Followup to:  <Pine.LNX.4.44js.0212032338180.13309-100000@xxxxxxxx>
By author:    Jungshik Shin <jshin@xxxxxxxxxxx>
In newsgroup: linux.utf8
> 
>  That's simple, but how would you deal with the fact that
> Unicode has multiple representations of what people would usually
> regard as equivalent?  To enable UTF-8 identifiers, that has
> to be taken care of by gcc and linker (if gcc doesn't do a compile-time
> normalization).
> 

I don't really think normalization is a major issue here.  Maybe it
should be, but I suspect it isn't a problem in practice.  I suspect
attempting normalization would cause more problems that it's worth.

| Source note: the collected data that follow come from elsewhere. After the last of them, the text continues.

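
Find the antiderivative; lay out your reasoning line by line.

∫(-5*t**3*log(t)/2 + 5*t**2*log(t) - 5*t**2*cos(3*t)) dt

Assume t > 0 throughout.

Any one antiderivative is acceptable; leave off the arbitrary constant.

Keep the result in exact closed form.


Step 1. Rewrite: now ∫(5*t**2*log(t)) dt + ∫(-5*t**2*cos(3*t)) dt + ∫(-5*t**3*log(t)/2) dt.
Step 2. Integrate ∫(-5*t**3*log(t)/2) dt by parts with u = log(t), dv = (-5*t**3/2) dt, so v = -5*t**4/8 [assuming t > 0]: now -5*t**4*log(t)/8 + ∫(5*t**3/8) dt + ∫(5*t**2*log(t)) dt + ∫(-5*t**2*cos(3*t)) dt.
Step 3. Evaluate the standard form: now -5*t**4*log(t)/8 + 5*t**4/32 + ∫(5*t**2*log(t)) dt + ∫(-5*t**2*cos(3*t)) dt.
Step 4. Integrate ∫(-5*t**2*cos(3*t)) dt by parts with u = t**2, dv = (-5*cos(3*t)) dt, so v = -5*sin(3*t)/3: now -5*t**4*log(t)/8 + 5*t**4/32 - 5*t**2*sin(3*t)/3 + ∫(10*t*sin(3*t)/3) dt + ∫(5*t**2*log(t)) dt.
Step 5. Integrate ∫(10*t*sin(3*t)/3) dt by parts with u = t, dv = (10*sin(3*t)/3) dt, so v = -10*cos(3*t)/9: now -5*t**4*log(t)/8 + 5*t**4/32 - 5*t**2*sin(3*t)/3 - 10*t*cos(3*t)/9 + ∫(5*t**2*log(t)) dt + ∫(10*cos(3*t)/9) dt.
Step 6. Evaluate the standard form: now -5*t**4*log(t)/8 + 5*t**4/32 - 5*t**2*sin(3*t)/3 - 10*t*cos(3*t)/9 + 10*sin(3*t)/27 + ∫(5*t**2*log(t)) dt.
Step 7. Integrate ∫(5*t**2*log(t)) dt by parts with u = log(t), dv = (5*t**2) dt, so v = 5*t**3/3 [assuming t > 0]: now -5*t**4*log(t)/8 + 5*t**4/32 + 5*t**3*log(t)/3 - 5*t**2*sin(3*t)/3 - 10*t*cos(3*t)/9 + 10*sin(3*t)/27 + ∫(-5*t**2/3) dt.
Step 8. Evaluate the standard form: now -5*t**4*log(t)/8 + 5*t**4/32 + 5*t**3*log(t)/3 - 5*t**3/9 - 5*t**2*sin(3*t)/3 - 10*t*cos(3*t)/9 + 10*sin(3*t)/27.
Answer: -5*t**4*log(t)/8 + 5*t**4/32 + 5*t**3*log(t)/3 - 5*t**3/9 - 5*t**2*sin(3*t)/3 - 10*t*cos(3*t)/9 + 10*sin(3*t)/27.


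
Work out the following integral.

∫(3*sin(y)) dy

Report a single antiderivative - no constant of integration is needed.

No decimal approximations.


Answer: -3*cos(y).


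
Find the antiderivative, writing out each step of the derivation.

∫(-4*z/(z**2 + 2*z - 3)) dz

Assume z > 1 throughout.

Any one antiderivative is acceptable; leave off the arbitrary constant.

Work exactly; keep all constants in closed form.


Step 1. Decompose ∫(-4*z/(z**2 + 2*z - 3)) dz by partial fractions, -4*z/(z**2 + 2*z - 3) = -3/(z + 3) - 1/(z - 1): now ∫(-1/(z - 1)) dz + ∫(-3/(z + 3)) dz.
Step 2. Evaluate the standard form [assuming z > 1]: now -log(z - 1) + ∫(-3/(z + 3)) dz.
Step 3. Evaluate the standard form [assuming z > -3]: now -log(z - 1) - 3*log(z + 3).
Answer: -log(z - 1) - 3*log(z + 3).


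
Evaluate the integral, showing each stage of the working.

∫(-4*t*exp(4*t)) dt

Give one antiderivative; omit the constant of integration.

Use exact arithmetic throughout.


Step 1. Integrate ∫(-4*t*exp(4*t)) dt by parts with u = t, dv = (-4*exp(4*t)) dt, so v = -exp(4*t): now -t*exp(4*t) + ∫(exp(4*t)) dt.
Step 2. Evaluate the standard form: now -t*exp(4*t) + exp(4*t)/4.
Answer: -t*exp(4*t) + exp(4*t)/4.


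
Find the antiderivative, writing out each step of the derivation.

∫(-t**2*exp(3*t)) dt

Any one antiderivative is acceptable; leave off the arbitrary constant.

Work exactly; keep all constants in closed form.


Step 1. Integrate ∫(-t**2*exp(3*t)) dt by parts with u = t**2, dv = (-exp(3*t)) dt, so v = -exp(3*t)/3: now -t**2*exp(3*t)/3 + ∫(2*t*exp(3*t)/3) dt.
Step 2. Integrate ∫(2*t*exp(3*t)/3) dt by parts with u = t, dv = (2*exp(3*t)/3) dt, so v = 2*exp(3*t)/9: now -t**2*exp(3*t)/3 + 2*t*exp(3*t)/9 + ∫(-2*exp(3*t)/9) dt.
Step 3. Evaluate the standard form: now -t**2*exp(3*t)/3 + 2*t*exp(3*t)/9 - 2*exp(3*t)/27.
Answer: -t**2*exp(3*t)/3 + 2*t*exp(3*t)/9 - 2*exp(3*t)/27.


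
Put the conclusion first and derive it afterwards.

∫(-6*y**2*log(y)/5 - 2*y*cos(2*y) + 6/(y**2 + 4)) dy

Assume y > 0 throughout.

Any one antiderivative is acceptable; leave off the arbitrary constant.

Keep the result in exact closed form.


The answer is -2*y**3*log(y)/5 + 2*y**3/15 - y*sin(2*y) - cos(2*y)/2 + 3*atan(y/2).
Step 1. Rewrite: now ∫(-2*y*cos(2*y)) dy + ∫(-6*y**2*log(y)/5) dy + ∫(6/(y**2 + 4)) dy.
Step 2. Evaluate the standard form: now 3*atan(y/2) + ∫(-2*y*cos(2*y)) dy + ∫(-6*y**2*log(y)/5) dy.
Step 3. Integrate ∫(-6*y**2*log(y)/5) dy by parts with u = log(y), dv = (-6*y**2/5) dy, so v = -2*y**3/5 [assuming y > 0]: now -2*y**3*log(y)/5 + 3*atan(y/2) + ∫(2*y**2/5) dy + ∫(-2*y*cos(2*y)) dy.
Step 4. Evaluate the standard form: now -2*y**3*log(y)/5 + 2*y**3/15 + 3*atan(y/2) + ∫(-2*y*cos(2*y)) dy.
Step 5. Integrate ∫(-2*y*cos(2*y)) dy by parts with u = y, dv = (-2*cos(2*y)) dy, so v = -sin(2*y): now -2*y**3*log(y)/5 + 2*y**3/15 - y*sin(2*y) + 3*atan(y/2) + ∫(sin(2*y)) dy.
Step 6. Evaluate the standard form: now -2*y**3*log(y)/5 + 2*y**3/15 - y*sin(2*y) - cos(2*y)/2 + 3*atan(y/2).
Answer: -2*y**3*log(y)/5 + 2*y**3/15 - y*sin(2*y) - cos(2*y)/2 + 3*atan(y/2).


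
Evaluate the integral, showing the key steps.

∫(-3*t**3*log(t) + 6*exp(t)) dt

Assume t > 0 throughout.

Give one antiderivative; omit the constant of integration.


Step 1. Rewrite: now ∫(-3*t**3*log(t)) dt + ∫(6*exp(t)) dt.
Step 2. Integrate ∫(-3*t**3*log(t)) dt by parts with u = log(t), dv = (-3*t**3) dt, so v = -3*t**4/4 [assuming t > 0]: now -3*t**4*log(t)/4 + ∫(3*t**3/4) dt + ∫(6*exp(t)) dt.
Step 3. Evaluate the standard form: now -3*t**4*log(t)/4 + 3*t**4/16 + ∫(6*exp(t)) dt.
Step 4. Evaluate the standard form: now -3*t**4*log(t)/4 + 3*t**4/16 + 6*exp(t).
Answer: -3*t**4*log(t)/4 + 3*t**4/16 + 6*exp(t).


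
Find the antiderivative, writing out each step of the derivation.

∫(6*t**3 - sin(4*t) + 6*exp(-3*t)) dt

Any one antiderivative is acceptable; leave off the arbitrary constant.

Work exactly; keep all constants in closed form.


Step 1. Rewrite: now ∫(6*t**3) dt + ∫(6*exp(-3*t)) dt + ∫(-sin(4*t)) dt.
Step 2. Evaluate the standard form: now cos(4*t)/4 + ∫(6*t**3) dt + ∫(6*exp(-3*t)) dt.
Step 3. Evaluate the standard form: now 3*t**4/2 + cos(4*t)/4 + ∫(6*exp(-3*t)) dt.
Step 4. Evaluate the standard form: now 3*t**4/2 + cos(4*t)/4 - 2*exp(-3*t).
Answer: 3*t**4/2 + cos(4*t)/4 - 2*exp(-3*t).


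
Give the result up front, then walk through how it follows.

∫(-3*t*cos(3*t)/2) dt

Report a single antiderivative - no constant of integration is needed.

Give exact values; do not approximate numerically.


The answer is -t*sin(3*t)/2 - cos(3*t)/6.
Step 1. Integrate ∫(-3*t*cos(3*t)/2) dt by parts with u = t, dv = (-3*cos(3*t)/2) dt, so v = -sin(3*t)/2: now -t*sin(3*t)/2 + ∫(sin(3*t)/2) dt.
Step 2. Evaluate the standard form: now -t*sin(3*t)/2 - cos(3*t)/6.
Answer: -t*sin(3*t)/2 - cos(3*t)/6.


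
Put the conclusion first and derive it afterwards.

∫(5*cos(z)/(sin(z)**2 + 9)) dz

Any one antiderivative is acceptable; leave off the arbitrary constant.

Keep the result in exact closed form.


The answer is 5*atan(sin(z)/3)/3.
Step 1. Substitute u = sin(z), turning ∫(5*cos(z)/(sin(z)**2 + 9)) dz into ∫(5/(u**2 + 9)) du: now ∫(5/(u**2 + 9)) du.
Step 2. Evaluate the standard form: now 5*atan(u/3)/3.
Step 3. Substitute back u = sin(z): now 5*atan(sin(z)/3)/3.
Answer: 5*atan(sin(z)/3)/3.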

Maybe a --normalize-utf option to the linker might be a good idea, but
it should be an option, IMO.

> > This would work fine with the filesystem, assuming its it utf-8 as
> > well, #include's DO work fine with utf-8 filenames. (I just tried
> > this with gcc under RH8)
> 
>  The same is true here. Although Unix file system has few
> restrictions on file/dir names, it needs to have a provision to specify
> how to deal with multiple representations of equivalent characters. Is
> there anything mentioned about this in SUS?

Yes.  Filenames are byte sequences, period, full stop.  Any attempt at
normalization would violate SUS/POSIX.